Claims priority of provisional application 62/911,181, filed on Oct. 4, 2019.
Prior Publication US 2021/0103744 A1, Apr. 8, 2021
Int. Cl. G06V 20/58 (2022.01); G06N 3/08 (2006.01); G06N 3/04 (2006.01); G06V 10/75 (2022.01)

CPC G06V 20/58 (2022.01) [G06N 3/0454 (2013.01); G06N 3/08 (2013.01); G06V 10/757 (2022.01)]

20 Claims

1. A method comprising:

obtaining a temporal sequence comprising a respective point cloud input corresponding to each of a plurality of time points, each point cloud input comprising point cloud data generated from sensor data captured by one or more sensors of a vehicle at the respective time point;

processing each point cloud input using a first neural network to generate a respective spatial embedding that characterizes the point cloud input, comprising, for each point cloud input:

dividing the point cloud data into a plurality of voxels,

generating a feature representation that includes features for each voxel, and

processing the feature representation using the first neural network to generate the spatial embedding;

processing the spatial embeddings of the point cloud inputs using a second neural network to generate a spatio-temporal embedding that characterizes the point cloud inputs in the temporal sequence; and

processing the spatio-temporal embedding that characterizes the point cloud inputs in the temporal sequence using a task-specific neural network, wherein the task-specific neural network is configured to process the spatio-temporal embedding to generate a predicted output for a prediction task.
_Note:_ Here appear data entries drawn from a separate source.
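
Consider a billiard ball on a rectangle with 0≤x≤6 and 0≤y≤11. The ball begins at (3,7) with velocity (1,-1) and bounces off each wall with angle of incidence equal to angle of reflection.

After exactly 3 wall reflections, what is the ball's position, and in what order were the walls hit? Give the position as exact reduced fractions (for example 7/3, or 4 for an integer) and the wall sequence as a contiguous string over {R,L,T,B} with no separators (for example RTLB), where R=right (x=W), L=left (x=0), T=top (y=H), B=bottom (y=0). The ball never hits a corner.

Final position: (0,2)
Wall sequence: RBL

1. t=3 → R at (6,4); v=(-1,-1)
2. t=4 → B at (2,0); v=(-1,1)
3. t=2 → L at (0,2); v=(1,1)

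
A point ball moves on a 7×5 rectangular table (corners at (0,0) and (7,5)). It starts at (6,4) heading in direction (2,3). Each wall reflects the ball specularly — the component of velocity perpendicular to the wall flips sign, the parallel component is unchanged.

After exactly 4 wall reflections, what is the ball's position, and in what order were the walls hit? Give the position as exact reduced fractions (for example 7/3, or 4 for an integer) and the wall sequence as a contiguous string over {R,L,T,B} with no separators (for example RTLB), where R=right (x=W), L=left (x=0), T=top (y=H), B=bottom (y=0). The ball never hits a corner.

Final position: (2/3,5)
Wall sequence: TRBT

1. t=1/3 → T at (20/3,5); v=(2,-3)
2. t=1/6 → R at (7,9/2); v=(-2,-3)
3. t=3/2 → B at (4,0); v=(-2,3)
4. t=5/3 → T at (2/3,5); v=(-2,-3)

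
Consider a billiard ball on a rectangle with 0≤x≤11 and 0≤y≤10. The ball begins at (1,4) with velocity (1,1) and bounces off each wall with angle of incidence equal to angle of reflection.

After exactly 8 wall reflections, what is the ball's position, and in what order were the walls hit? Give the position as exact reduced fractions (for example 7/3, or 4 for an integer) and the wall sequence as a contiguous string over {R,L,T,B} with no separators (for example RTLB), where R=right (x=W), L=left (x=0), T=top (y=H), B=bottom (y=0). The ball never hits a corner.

Final position: (0,7)
Wall sequence: TRBLTRBL

1. t=6 → T at (7,10); v=(1,-1)
2. t=4 → R at (11,6); v=(-1,-1)
3. t=6 → B at (5,0); v=(-1,1)
4. t=5 → L at (0,5); v=(1,1)
5. t=5 → T at (5,10); v=(1,-1)
6. t=6 → R at (11,4); v=(-1,-1)
7. t=4 → B at (7,0); v=(-1,1)
8. t=7 → L at (0,7); v=(1,1)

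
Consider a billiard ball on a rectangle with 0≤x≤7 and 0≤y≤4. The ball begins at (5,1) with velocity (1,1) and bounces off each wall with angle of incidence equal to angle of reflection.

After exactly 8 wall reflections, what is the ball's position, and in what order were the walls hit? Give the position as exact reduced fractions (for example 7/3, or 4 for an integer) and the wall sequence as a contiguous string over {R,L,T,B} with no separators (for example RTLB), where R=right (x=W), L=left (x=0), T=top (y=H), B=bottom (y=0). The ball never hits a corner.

Final position: (4,4)
Wall sequence: RTBLTBRT

1. t=2 → R at (7,3); v=(-1,1)
2. t=1 → T at (6,4); v=(-1,-1)
3. t=4 → B at (2,0); v=(-1,1)
4. t=2 → L at (0,2); v=(1,1)
5. t=2 → T at (2,4); v=(1,-1)
6. t=4 → B at (6,0); v=(1,1)
7. t=1 → R at (7,1); v=(-1,1)
8. t=3 → T at (4,4); v=(-1,-1)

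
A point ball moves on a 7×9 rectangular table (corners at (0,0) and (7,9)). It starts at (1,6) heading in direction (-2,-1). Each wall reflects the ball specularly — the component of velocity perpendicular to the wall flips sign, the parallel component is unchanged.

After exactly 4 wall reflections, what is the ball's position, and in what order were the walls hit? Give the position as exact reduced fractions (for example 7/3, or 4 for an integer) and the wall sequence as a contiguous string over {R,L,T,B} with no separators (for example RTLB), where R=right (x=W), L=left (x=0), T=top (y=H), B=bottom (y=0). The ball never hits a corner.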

10. The system of claim 9, wherein the operations further comprise:

processing the spatio-temporal embedding using one or more additional task-specific neural networks, wherein each additional task-specific neural network is configured to generate a respective predicted output for a corresponding prediction task that is different from the prediction task.

16. The non-transitory computer storage media of claim 14, wherein the first neural network and the second neural network have been trained jointly on a first prediction task, and wherein the first prediction task is not the same as the prediction task.